Decido ver esta charla, porque he leído un par de piezas de Guerreiro, y es de esos escritores que escriben sabroso; ustedes saben, esos escritos que cuando uno los termina de leer se siente ligero, como renovado. 

También me agrada su voz, que arrulla, con un acento argentino no muy marcado. Me parece que trata de ser precisa o, más bien, sincera en todo lo que dice. De vez en cuando se queda callada, mientras su cerebro trabaja a mil en busca de la palabra precisa. 

Cuenta que antes de ser editora es periodista y habla de la importancia de autoeditarse, de hacerle preguntas al texto para ver si cumple con lo que pretende exponer. También dice que un buen editor debe ser una sombra digna del autor, y que si no hay que tocar nada, pues no hay que tocar nada. 

Concluye que el trabajo de editor es no convertirse en un autor, sino ayudar a robustecer el texto, y que no hay nada peor que un escritor se encuentre con un editor que hubiera querido escribir el texto o con uno de esos que quiere que el escritor fracase. 

Debe ser bueno trabajar con Guerreiro como editora, pues dice que le gusta responder las inquietudes de lo autores rápido, y que si un editor no contesta en dos días un mensaje, es porque tiene cero interés en trabajar el texto. 

Además, está en contra de la cefecitis aguda, es decir, cuando le proponen encuentros para tomarse un café y hablar sobre un proyecto, pues dice que tienden a convertirse en miles de horas en las que se trabaja poco. 

“En la no-ficción nada funciona como adorno, todo tiene 
que estar al servicio de la historia” 
—Leila Guerreiro

 

jueves, 10 de diciembre de 2020

No usados

Imaginemos que los objetos tienen conciencia, que de alguna forma pueden enjuiciar moralmente la realidad. Bajo ese panorama tienen su propio criterio para distinguir lo bueno de lo malo. 

Pienso en esto por los audífonos que están conectados al computador. La mayor parte del tiempo permanecen ahí. A veces me los pongo en las orejas, como un acto reflejo, y no escucho nada. Son unos audífonos nuevos que venían con un celular, el actual si no estoy mal, y que decidí utilizar porque se me dañaron unos mac que me había regalado  mi hermana; mi único producto Apple. Una vez tuve un iPod mini, pero siempre me pareció engorroso meterle la música y lo dejé de utilizar. Un día decidí prenderlo y ya no funcionaba, en fin. Siempre que me quitaba los audífonos los ponía encima del portátil, pero se resbalaban y estrellaban contra el piso, hasta que un día el derecho dejó de funcionar. 

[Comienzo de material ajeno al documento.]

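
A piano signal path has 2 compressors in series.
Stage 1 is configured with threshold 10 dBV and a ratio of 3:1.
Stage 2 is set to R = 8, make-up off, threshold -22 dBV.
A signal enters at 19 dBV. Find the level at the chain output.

Stage 1: overshoot 9 dB → 9/3 = 3 dB → 13 dBV.
Stage 2: 13 dBV is 35 dB over -22 dBV; at 8:1 that becomes 4.375 dB over, giving -17.625 dBV.

-17.625 dBV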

Aparte de los audífonos que utilizo en el momento, veo otros que también parecen nuevos, junto a los mac que ya no uso. ¿Qué piensan este par de audífonos? ¿Se preguntarán, los que no han salido de su empaque, si nunca los voy a utilizar? ¿Temen, los viejos, que un día decida masacrarlos a punta de tijera? 

Volteo a mirar a mi derecha y en mi biblioteca sobresale el lomo de La chica del Tren, que un día me trajo mi hermana mayor. Ella es una lectora esporádica, de ese tipo que se mete un libro como una línea de cocaína, es decir, un acto decidido y, guardando la proporción del tiempo, corto. 

Creo que no lo voy a leer unca, pues tengo en lista de espera otros libros que me llaman mucho más la atención. ¿Qué pensará ese libro? ¿Que alguien a quien le gusto mucho lo abandonó como si nada y que su actual dueño no da ni un peso por él? ¿Cómo será vivir rodeado de pares que lo miran a uno por encima del hombro? ¿Le harán bullying el resto de libros? ¿Qué le susurrará al oído “Así es como la pierdes”, el libro de Juniot Díaz que está apretujado contra él, desafiando cualquier medida de distanciamento social?. 

Dese usted cuenta, querido lector, que los objetos tampoco la tienen fácil.